The township has seen a multitude of groundwater problems this year, the supervisors noted.
The supervisors seemed willing to work with Dave Campbell who has multiple properties and has chosen a U-shaped one with a pond to become a sanctuary. The township is expected to abandon 900 feet of Campbell Road, from the sanctuary entrance to where the road ends, so that the sanctuary section becomes a private road. And Campbell is expected to grant the right-of-way for a turn-around outside the sanctuary entrance.
The township was complimented for berm work along Dry Run Road and reminded that a small bridge on that road can be dangerous in the fog. A 10-foot drop into the creek is less than two feet from the roadway, a resident said.

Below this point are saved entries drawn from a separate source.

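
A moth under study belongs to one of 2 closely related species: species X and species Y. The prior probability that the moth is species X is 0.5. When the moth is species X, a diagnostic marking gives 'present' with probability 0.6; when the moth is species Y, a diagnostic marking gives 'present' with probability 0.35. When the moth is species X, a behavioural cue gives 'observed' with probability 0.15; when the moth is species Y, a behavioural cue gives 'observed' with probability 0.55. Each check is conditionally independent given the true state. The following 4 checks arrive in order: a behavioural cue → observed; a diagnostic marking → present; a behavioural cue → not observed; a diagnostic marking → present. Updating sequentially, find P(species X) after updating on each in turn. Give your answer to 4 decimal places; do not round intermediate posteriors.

0.6022

After a behavioural cue='observed': P(species X) = 0.15·0.5000 / (0.15·0.5000 + 0.55·0.5000) ≈ 0.2143
After a diagnostic marking='present': P(species X) = 0.6·0.2143 / (0.6·0.2143 + 0.35·0.7857) ≈ 0.3186
After a behavioural cue='not observed': P(species X) = 0.85·0.3186 / (0.85·0.3186 + 0.45·0.6814) ≈ 0.4690
After a diagnostic marking='present': P(species X) = 0.6·0.4690 / (0.6·0.4690 + 0.35·0.5310) ≈ 0.6022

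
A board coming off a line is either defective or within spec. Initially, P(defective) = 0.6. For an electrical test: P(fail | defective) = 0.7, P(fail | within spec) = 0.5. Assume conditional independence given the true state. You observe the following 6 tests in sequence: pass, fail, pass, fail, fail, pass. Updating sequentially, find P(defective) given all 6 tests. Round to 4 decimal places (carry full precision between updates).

0.4706

Apply Bayes' rule sequentially, carrying P(defective) forward.
After 'pass': P(defective) = 0.3·0.6000 / (0.3·0.6000 + 0.5·0.4000) ≈ 0.4737
After 'fail': P(defective) = 0.7·0.4737 / (0.7·0.4737 + 0.5·0.5263) ≈ 0.5575
After 'pass': P(defective) = 0.3·0.5575 / (0.3·0.5575 + 0.5·0.4425) ≈ 0.4305
After 'fail': P(defective) = 0.7·0.4305 / (0.7·0.4305 + 0.5·0.5695) ≈ 0.5142
After 'fail': P(defective) = 0.7·0.5142 / (0.7·0.5142 + 0.5·0.4858) ≈ 0.5971
After 'pass': P(defective) = 0.3·0.5971 / (0.3·0.5971 + 0.5·0.4029) ≈ 0.4706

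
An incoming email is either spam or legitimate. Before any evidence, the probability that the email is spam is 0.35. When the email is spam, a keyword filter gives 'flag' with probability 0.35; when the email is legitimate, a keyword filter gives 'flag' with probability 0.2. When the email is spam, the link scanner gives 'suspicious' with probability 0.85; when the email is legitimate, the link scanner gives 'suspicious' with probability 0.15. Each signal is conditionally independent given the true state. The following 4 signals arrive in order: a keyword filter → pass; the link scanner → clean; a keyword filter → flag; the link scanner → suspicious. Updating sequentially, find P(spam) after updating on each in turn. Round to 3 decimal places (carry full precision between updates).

After a keyword filter='pass': P(spam) = 0.65·0.3500 / (0.65·0.3500 + 0.8·0.6500) ≈ 0.3043
After the link scanner='clean': P(spam) = 0.15·0.3043 / (0.15·0.3043 + 0.85·0.6957) ≈ 0.0717
After a keyword filter='flag': P(spam) = 0.35·0.0717 / (0.35·0.0717 + 0.2·0.9283) ≈ 0.1190
After the link scanner='suspicious': P(spam) = 0.85·0.1190 / (0.85·0.1190 + 0.15·0.8810) ≈ 0.4336

0.434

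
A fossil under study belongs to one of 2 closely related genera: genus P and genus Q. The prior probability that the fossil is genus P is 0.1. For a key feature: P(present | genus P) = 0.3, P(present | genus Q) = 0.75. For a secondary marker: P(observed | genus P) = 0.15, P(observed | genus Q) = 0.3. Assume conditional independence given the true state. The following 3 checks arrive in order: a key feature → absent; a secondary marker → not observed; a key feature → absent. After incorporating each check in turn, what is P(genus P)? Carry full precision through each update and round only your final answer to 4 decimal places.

After a key feature='absent': P(genus P) = 0.7·0.1000 / (0.7·0.1000 + 0.25·0.9000) ≈ 0.2373
After a secondary marker='not observed': P(genus P) = 0.85·0.2373 / (0.85·0.2373 + 0.7·0.7627) ≈ 0.2742
After a key feature='absent': P(genus P) = 0.7·0.2742 / (0.7·0.2742 + 0.25·0.7258) ≈ 0.5140

0.5140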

The supervisors said they are aware of the situation and want to install reflectors to help drivers stay on the road.
After a closed-door session on personnel, the supervisors promoted Corey Houtz from seasonal employee to township/sewer authority employee and given a pay raise of 50 cents per hour. His duties will be split between the township and the sewer authority.
Zoning hearing board members will continue to receive $20 per person for each meeting with minutes.
The supervisors also agreed that township planning commission members be paid $20 per documented meeting, which is something new.
They also reported that the township’s pension plan is solid, and the township does not have to put any general fund dollars toward it this year.
All of these actions took place during the same meeting when the supervisors accepted an additional liquor license in the community. Sheetz convenience store on Hogan Boulevard proposes to install a “Beer Cave” and sell alcohol. With this in mind, the corporation purchased an inactive liquor license from another Clinton County municipality, then applied for the supervisors’ permission to move it into Bald Eagle Township.
The supervisors held a hearing on the matter in August, and reportedly went into a closed-door session during that hearing. The reason for the executive session was not made clear when The Express first inquired about it. Banfill has since clarified it. He said the supervisors discussed a legal issue that, if not taken care of properly, could have resulted in a case against the township.
One of the sticky points of law was that Sheetz had applied to bring the liquor license into the township at a time when there was only one seated supervisor and the township could not respond within the allotted time frame of 45 days.
Banfill also said he does not believe there will be a legal suit now.